Finanzen & Recht

Streik der Fluglotsen soll vor Gericht geklärt werden

Die Fluglotsen planen ihre Arbeitsniederlegung.

Doch hier möchte nunmehr auch Lufthansa einspringen. Ihr Plan: den Streik vor Gericht zu stoppen.

Ist dies etwa eine Rettung in letzter Sekunde?
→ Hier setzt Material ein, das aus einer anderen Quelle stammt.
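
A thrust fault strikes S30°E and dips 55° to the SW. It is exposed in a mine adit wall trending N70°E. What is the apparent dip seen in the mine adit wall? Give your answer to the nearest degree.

The strike is S30°E and the section trends N70°E; the acute angle between them is β = 80°.
tan(apparent dip) = tan 55° · sin 80° = 1.4065
α = arctan(1.4065) = 54.59°

55°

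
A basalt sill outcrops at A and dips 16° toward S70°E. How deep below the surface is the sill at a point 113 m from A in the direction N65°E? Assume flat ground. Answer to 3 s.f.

22.9 m

The hole lies 45° from the dip direction, so the down-dip offset is 113 × cos 45° = 79.90 m.
Depth = down-dip offset × tan(dip) = 79.90 × tan 16° = 79.90 × 0.2867
Depth = 22.91 m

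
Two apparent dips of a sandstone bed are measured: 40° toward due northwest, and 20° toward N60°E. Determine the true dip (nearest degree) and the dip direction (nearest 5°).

Represent each trace as a vector plunging at its apparent dip toward its trend (east-north-up frame): v₁ = (-0.542, 0.542, -0.643), v₂ = (0.814, 0.470, -0.342).
The plane normal is n = v₁ × v₂ ∝ (-0.117, 0.708, 0.695).
True dip = arccos(n_z / |n|) = arccos(0.6957) = 45.9°.
Dip direction = azimuth of (n_x, n_y) = atan2(-0.117, 0.708) = 351°.

true dip 46°, dip direction 350°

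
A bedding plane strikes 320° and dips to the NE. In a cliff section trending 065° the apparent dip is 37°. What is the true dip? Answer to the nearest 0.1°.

38.0°

β = acute angle between strike 320° and section 065° = 75°.
tan(true dip) = tan 37° / sin 75° = 0.7801
δ = arctan(0.7801) = 37.96°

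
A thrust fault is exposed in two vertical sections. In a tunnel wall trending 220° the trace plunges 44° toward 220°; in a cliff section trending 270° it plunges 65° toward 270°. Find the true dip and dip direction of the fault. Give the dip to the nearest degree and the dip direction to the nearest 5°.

Each apparent-dip line lies in the plane. As unit vectors (x east, y north, z up), v₁ plunges 44°→220° and v₂ plunges 65°→270°.
The plane normal is n = v₁ × v₂ ∝ (-0.499, 0.125, 0.233).
True dip = arccos(n_z / |n|) = arccos(0.4121) = 65.7°.
Dip direction = azimuth of (n_x, n_y) = atan2(-0.499, 0.125) = 284°.

true dip 66°, dip direction 285°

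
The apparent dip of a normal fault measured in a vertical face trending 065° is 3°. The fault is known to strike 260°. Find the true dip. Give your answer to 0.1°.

11.4°

The section is 15° from the strike.
tan δ = tan α / sin β = tan 3° / sin 15° = 0.0524 / 0.2588 = 0.2025
true dip = arctan 0.2025 = 11.45°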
Der für die kommende Woche geplante Flutlotsenstreik soll seitens der Lufthansa abgewandt werden.

Der Streik war für Mittwoch angesetzt und Lufthansa will diesen nun gerichtlich verbieten lassen. Es wurde bereits eine einstweilige Verfügung gegen den Streik beim Arbeitsgericht München eingereicht. Dies ist gemäß Informationen bekannt.

DFS schlug ebenfalls Weg vor Gericht ein

Im Vorfeld war es bereits die Deutsche Flugsicherung (DFS) gewesen, die ihren Weg vor das Gericht eingeschlagen hatte. So hatte das bundeseigene Unternehmen bereits am Mittwoch eine einstweilige Verfügung beim Arbeitsgericht in Frankfurt eingereicht.

Folgen des Ein-Stunden-Streiks

Der Streik, also die Arbeitsniederlegung an sich, soll seitens der Fluglotsen lediglich 60 Minuten dauern. Dennoch scheint dies für die Fluggesellschaften nicht akzeptabel und hinnehmbar, so dass ein solcher Weg vor Gericht eingeschlagen werden muss. Experten rechnen durch diesen Streik mit erheblichen Folgen für Flugreisende. Der Grund hierfür liegt auf der Hand: Ohne Fluglotsen ist es in Deutschland nicht möglich, ein Flugzeug zu starten oder zu landen.

Die Gründe für den Streik

Doch warum kommt es eigentlich zu diesem Streik? Der Streik selber ist nicht plötzlich aus einer Idee heraus entstanden. Eher schließen sich die Fluglotsen geplanten Großstreiks der Flugkontrolleure an, die in anderen europäischen Ländern für den 29. und 30. Januar geplant sind.

Dabei will die deutsche Gewerkschaft ihre europäische Fluggewerkschaft durch sogenannte Solidarstreiks unterstützen. Da man gegen drohende Einsparungsmethoden protestieren will, hat die deutsche Gewerkschaft die EU-weite Arbeitsniederlegung vorgeschlagen.

Hintergrund der drohenden Einsparungen

Der Hintergrund für die drohenden Einsparungen und die damit einhergehenden Streiks sind die EU-Pläne zur Liberalisierung des europäischen Luftraums, der bislang noch 28 nationale Flugsicherungen aufweist.

Das heißt, die Anbieter sollen ihre Gebühren senken und gleichermaßen aber mehr Verkehr abwickeln und somit für mehr Traffic sorgen. Dabei sehen die Gewerkschaften das aber grundlegend anders und weisen unter anderem auf starke Sicherheits- und Kapazitätsprobleme hin.

Streik aus Solidarität mit französischen Fluglotsen

Ob der Streik sich abwenden lassen wird oder aber ob die Flugreisenden mit erheblichen Beeinträchtigungen zu rechnen haben, wird sich im Laufe des Anfangs der nächsten Woche ergeben.

Es ist gestern bekannt geworden, dass die Fluglotsen am kommenden Mittwoch einen Streik zwischen 8 und 9 Uhr planen. Dies bestätigte unter anderem ein Sprecher der Fluglotsen-Gewerkschaft GdF.

Es handelt sich dabei um einen Solidaritätsstreik mit den französischen Fluglotsen, die ebenfalls kommende Woche den Streik antreten. Nicht nur, dass ohne Fluglotsen kein Flugzeug starten oder landen darf, es darf auch das Land nicht überflogen werden.